No matter how I look at it, I keep coming to the conclusion that taxa of all
ranks (including species, as well as supraspecific and subspecific ranks)
are simply a human-defined mechanism to allow us to more effectively
communicate with each other about what is otherwise a near-perfect continuum
of genetic information flow, starting with the very first self-replicating
genome and continuing, uninterrupted for billions of years, to the spectrum
of diversity we see around us today.
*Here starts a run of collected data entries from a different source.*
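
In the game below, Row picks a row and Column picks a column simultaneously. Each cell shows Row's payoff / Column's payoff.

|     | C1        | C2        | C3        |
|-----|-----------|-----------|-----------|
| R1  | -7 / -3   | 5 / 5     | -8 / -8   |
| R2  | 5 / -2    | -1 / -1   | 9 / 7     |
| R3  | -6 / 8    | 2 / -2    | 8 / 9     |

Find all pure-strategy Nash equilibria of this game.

(R1, C2) and (R2, C3)

Find each player's best response to every opponent strategy; NE are the intersections.
Row's best responses — vs C1: R2 (payoff 5); vs C2: R1 (payoff 5); vs C3: R2 (payoff 9).
Column's best responses — vs R1: C2 (payoff 5); vs R2: C3 (payoff 7); vs R3: C3 (payoff 9).
Mutual best responses occur at (R1, C2) and (R2, C3); at each, neither player gains by switching.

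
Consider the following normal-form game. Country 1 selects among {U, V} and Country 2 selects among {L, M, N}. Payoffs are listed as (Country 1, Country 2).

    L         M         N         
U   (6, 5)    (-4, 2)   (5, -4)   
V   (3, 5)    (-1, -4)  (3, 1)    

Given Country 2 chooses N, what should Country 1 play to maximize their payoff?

With Country 2 fixed at N, Country 1's payoffs are: U → 5, V → 3.
The maximum is 5, achieved by U.

U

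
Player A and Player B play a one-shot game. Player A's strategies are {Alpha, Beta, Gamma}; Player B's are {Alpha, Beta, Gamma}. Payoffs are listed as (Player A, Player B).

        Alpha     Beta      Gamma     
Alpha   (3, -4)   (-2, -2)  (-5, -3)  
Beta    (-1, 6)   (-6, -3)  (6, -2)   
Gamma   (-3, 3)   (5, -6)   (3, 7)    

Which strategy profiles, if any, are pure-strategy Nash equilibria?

No pure-strategy Nash equilibrium

Check mutual best responses: a cell is a NE iff neither player can gain by unilaterally deviating.
Player A's best responses — vs Alpha: Alpha (payoff 3); vs Beta: Gamma (payoff 5); vs Gamma: Beta (payoff 6).
Player B's best responses — vs Alpha: Beta (payoff -2); vs Beta: Alpha (payoff 6); vs Gamma: Gamma (payoff 7).
No cell has both players best-responding. For instance, Player A's best reply to Beta is Gamma, but against Gamma Player B prefers Gamma over Beta.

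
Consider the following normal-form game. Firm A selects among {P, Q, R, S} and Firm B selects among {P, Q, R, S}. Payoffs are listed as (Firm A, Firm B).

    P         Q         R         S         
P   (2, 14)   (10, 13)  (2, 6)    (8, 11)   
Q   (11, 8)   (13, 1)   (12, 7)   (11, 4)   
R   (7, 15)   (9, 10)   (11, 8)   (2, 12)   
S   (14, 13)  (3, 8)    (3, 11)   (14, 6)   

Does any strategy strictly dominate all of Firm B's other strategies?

P

Check whether one of Firm B's strategies beats all alternatives regardless of what the opponent does.
P strictly dominates: vs P: 14 > each of {13, 6, 11}; vs Q: 8 > each of {1, 7, 4}; vs R: 15 > each of {10, 8, 12}; vs S: 13 > each of {8, 11, 6}.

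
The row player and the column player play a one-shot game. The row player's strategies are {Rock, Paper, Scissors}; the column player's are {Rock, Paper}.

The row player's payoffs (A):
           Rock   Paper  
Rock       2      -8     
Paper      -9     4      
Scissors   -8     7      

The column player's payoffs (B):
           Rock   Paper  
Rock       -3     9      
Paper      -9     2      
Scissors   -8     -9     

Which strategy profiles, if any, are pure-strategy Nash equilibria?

None

A profile is a Nash equilibrium when each player is best-responding to the other.
The row player's best responses — vs Rock: Rock (payoff 2); vs Paper: Scissors (payoff 7).
The column player's best responses — vs Rock: Paper (payoff 9); vs Paper: Paper (payoff 2); vs Scissors: Rock (payoff -8).
No cell has both players best-responding. For instance, the row player's best reply to Paper is Scissors, but against Scissors the column player prefers Rock over Paper.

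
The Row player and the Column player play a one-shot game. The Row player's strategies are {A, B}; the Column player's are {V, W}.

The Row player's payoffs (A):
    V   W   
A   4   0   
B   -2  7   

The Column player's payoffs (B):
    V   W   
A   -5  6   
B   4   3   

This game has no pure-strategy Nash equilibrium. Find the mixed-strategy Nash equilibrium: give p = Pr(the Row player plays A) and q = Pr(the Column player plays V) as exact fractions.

p = 1/12, q = 7/13

Each player's mixing probability is pinned down by making the *other* player indifferent.
The Column player indifferent between V and W: p·(-5) + (1−p)·4 = p·6 + (1−p)·3 ⟹ 4 + (-9)p = 3 + 3p ⟹ p = 1/12.
The Row player indifferent between A and B: q·4 + (1−q)·0 = q·(-2) + (1−q)·7 ⟹ 0 + 4q = 7 + (-9)q ⟹ q = 7/13.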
The only real granularity to that
otherwise smooth continuum are the individual DNA-replication events, within
every cell that has ever reproduced.  A reasonable case could be made that
clusters of these cell-reproduction events can be encapsulated into what we
would all think of as a single multicelluar organism (but even this has
caveats -- e.g., only a small fraction of the cells in your body contain
human DNA; how long does the average DNA molecule exist intact within your
body, compared to your entire lifespan; etc.).  So already at the level of
an individual organism, things can be a bit dicey -- and we still have
several constructs of "populations" to go through before we get to
"species".

It's theoretically possible to construct a set of objective criteria by
which we might be able to test whether two individual organisms belong to
the same species, or different species, according to those criteria.  The
problem is, as far as I can tell, every attempt to do this in any sort of
universal way has failed for one reason or another.  None of the methods for
defining a species that I've read about adequately accommodate all organisms
(e.g., both sexual and asexual reproducers, both unicellular and
multicelluar, etc.) across time (fossils and extant organisms).  Personally,
I think that the defacto definition of a species for the past 250 years or
so (i.e., a species is what a competent taxonomist or community of
taxonomists says it is) is far and away the most practical and useful
(though certainly not perfect), in terms of serving as a mechanism to allow
biologists to communicate with each other.

But if one thing is overwhelmingly obvious, it is that I've spent WAY too
much time writing emails this morning (not the first time), so as much as
I'd like to carry on this line of philosophical reasoning, I really ought to
cut it off here.  Many of these points (e.g., species as classes, rather
than individuals) have been on this list before, and should be somewhere in
the archives.

My apologies for the cluttering of inboxes this morning.